Apr 4, 2018
Before Gutenberg invented the printing press, society depended mostly on the spoken word. When it came to communicating the news, teaching the faith, spreading propaganda or offering practical solutions to difficult dilemmas, people would often frame their message with the use of rhyme in songs and poems. Not infrequently these little songs held hidden messages about someone embroiled in scandal or a ruler out of favor. Thus, Mary, Mary Quite Contrary was a satirical commentary on the rule and personal life of "Bloody Mary," Queen of Scots.

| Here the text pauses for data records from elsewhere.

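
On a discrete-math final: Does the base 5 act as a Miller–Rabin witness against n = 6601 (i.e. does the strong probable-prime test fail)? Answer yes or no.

yes

n − 1 = 6600 = 2^3 · 825, so s = 3 and d = 825.
x_0 = 5^825 mod 6601 = 3863.
x_0 is neither 1 nor 6600, so continue squaring.
x_1 = 3863^2 mod 6601 = 4509.
x_2 = 4509^2 mod 6601 = 1.
x_2 = 1 but x_1 ≠ ±1, a nontrivial square root of 1 — 5 is a witness and 6601 is composite.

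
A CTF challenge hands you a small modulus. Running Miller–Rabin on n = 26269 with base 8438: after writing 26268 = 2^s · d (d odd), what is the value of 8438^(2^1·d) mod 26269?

n − 1 = 26268 = 2^2 · 6567, so s = 2 and d = 6567.
x_0 = 8438^6567 mod 26269 = 9593.
x_1 = 9593^2 mod 26269 = 5342.

5342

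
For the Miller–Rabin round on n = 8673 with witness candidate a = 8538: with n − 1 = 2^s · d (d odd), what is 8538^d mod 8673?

n − 1 = 8672 = 2^5 · 271, so s = 5 and d = 271.
8538^271 mod 8673 = 4590.

4590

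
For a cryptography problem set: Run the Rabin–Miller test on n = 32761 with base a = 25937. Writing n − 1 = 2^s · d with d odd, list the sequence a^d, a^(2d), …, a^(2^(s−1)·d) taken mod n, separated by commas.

743, 27873, 9775

n − 1 = 32760 = 2^3 · 4095, so s = 3 and d = 4095.
x_0 = 25937^4095 mod 32761 = 743.
x_1 = 743^2 mod 32761 = 27873.
x_2 = 27873^2 mod 32761 = 9775.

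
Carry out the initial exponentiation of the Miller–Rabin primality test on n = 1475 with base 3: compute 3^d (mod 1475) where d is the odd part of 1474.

913

n − 1 = 1474 = 2^1 · 737, so s = 1 and d = 737.
3^737 mod 1475 = 913.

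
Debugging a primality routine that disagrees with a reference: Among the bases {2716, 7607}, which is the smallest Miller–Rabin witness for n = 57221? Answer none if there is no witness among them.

n − 1 = 57220 = 2^2 · 14305, so s = 2 and d = 14305.
Base 2716: x_0 = 2716^14305 mod 57221 = 51475. x_0 is neither 1 nor 57220, so continue squaring. x_1 = 51475^2 mod 57221 = 57220. x_1 ≡ −1, so 2716 is not a witness.
Base 7607: x_0 = 7607^14305 mod 57221 = 57220. x_0 = 57220 ≡ −1, so 7607 is not a witness.
No listed base is a witness for 57221.

none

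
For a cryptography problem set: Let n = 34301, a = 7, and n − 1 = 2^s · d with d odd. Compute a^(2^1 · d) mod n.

n − 1 = 34300 = 2^2 · 8575, so s = 2 and d = 8575.
x_0 = 7^8575 mod 34301 = 1.
x_1 = 1^2 mod 34301 = 1.

1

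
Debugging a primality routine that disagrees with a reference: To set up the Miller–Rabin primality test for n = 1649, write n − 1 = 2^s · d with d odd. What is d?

Halving: 1648 → 824 → 412 → 206 → 103; 103 is odd.
So 1648 = 2^4 · 103.

103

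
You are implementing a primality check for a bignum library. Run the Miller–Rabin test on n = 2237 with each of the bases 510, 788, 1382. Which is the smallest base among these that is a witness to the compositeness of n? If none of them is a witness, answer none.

none

n − 1 = 2236 = 2^2 · 559, so s = 2 and d = 559.
Base 510: x_0 = 510^559 mod 2237 = 1. x_0 = 1, so 510 is not a witness.
Base 788: x_0 = 788^559 mod 2237 = 2236. x_0 = 2236 ≡ −1, so 788 is not a witness.
Base 1382: x_0 = 1382^559 mod 2237 = 1. x_0 = 1, so 1382 is not a witness.
No listed base is a witness for 2237.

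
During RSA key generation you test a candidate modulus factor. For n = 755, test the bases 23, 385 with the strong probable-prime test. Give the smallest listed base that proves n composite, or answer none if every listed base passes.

n − 1 = 754 = 2^1 · 377, so s = 1 and d = 377.
Base 23: x_0 = 23^377 mod 755 = 528. x_0 ∉ {1, 754} and s = 1, so 23 is a Miller–Rabin witness and 755 is composite.
Base 385: x_0 = 385^377 mod 755 = 510. x_0 ∉ {1, 754} and s = 1, so 385 is a Miller–Rabin witness and 755 is composite.
The smallest witness among the given bases is 23.

23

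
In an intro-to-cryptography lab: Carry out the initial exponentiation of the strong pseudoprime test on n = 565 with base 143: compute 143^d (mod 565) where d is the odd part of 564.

143

n − 1 = 564 = 2^2 · 141, so s = 2 and d = 141.
Repeated squaring mod 565: 143^1 ≡ 143, 143^2 ≡ 109, 143^4 ≡ 16, 143^8 ≡ 256, 143^16 ≡ 561, 143^32 ≡ 16, 143^64 ≡ 256, 143^128 ≡ 561.
141 = 128 + 8 + 4 + 1, so 143^141 ≡ 561·256·16·143 ≡ 143 (mod 565).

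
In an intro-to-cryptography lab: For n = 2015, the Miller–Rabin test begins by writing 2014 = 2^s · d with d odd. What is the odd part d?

1007

Halving: 2014 → 1007; 1007 is odd.
So 2014 = 2^1 · 1007.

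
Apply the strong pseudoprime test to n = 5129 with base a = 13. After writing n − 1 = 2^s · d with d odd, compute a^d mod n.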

Today, nursery rhymes are handed on from parents and grandparents to children and from teachers to students, even after their original purpose no longer exists. Little children enjoy the ever popular Ring Around the Rosy. They thrill to recite this nursery rhyme in their playground games, totally unaware of its grim origin as a coded message about the Black Plague.
In the art of language, rhyme has advantages over prose. "Rhyme delights the brain. It seems to spring to life and dance in the empty spaces between the words… Rhyme seems to wire the brain with an internal beat that lives on inside of us, sometimes for many years" (Pat Skene, "Reading, Rhyming and Reciting," Sept. 27, 2011). But, there can be a downside to rhyme. Because of the brain's internal beat or propensity to rhyme, certain words are paired and their meanings distorted, such as "accept" and "except" or "amoral" and "immoral."
In modern times, pairing words by rhyme has dealt a death blow to the very laudatory word "meek." This is a perfectly good word and one with biblical meaning. But, because "meek" so glibly rhymes with "weak," many people simply see the two words as synonyms for the same personal attribute. As a result, what is spoken for someone's fame is now understood to their shame.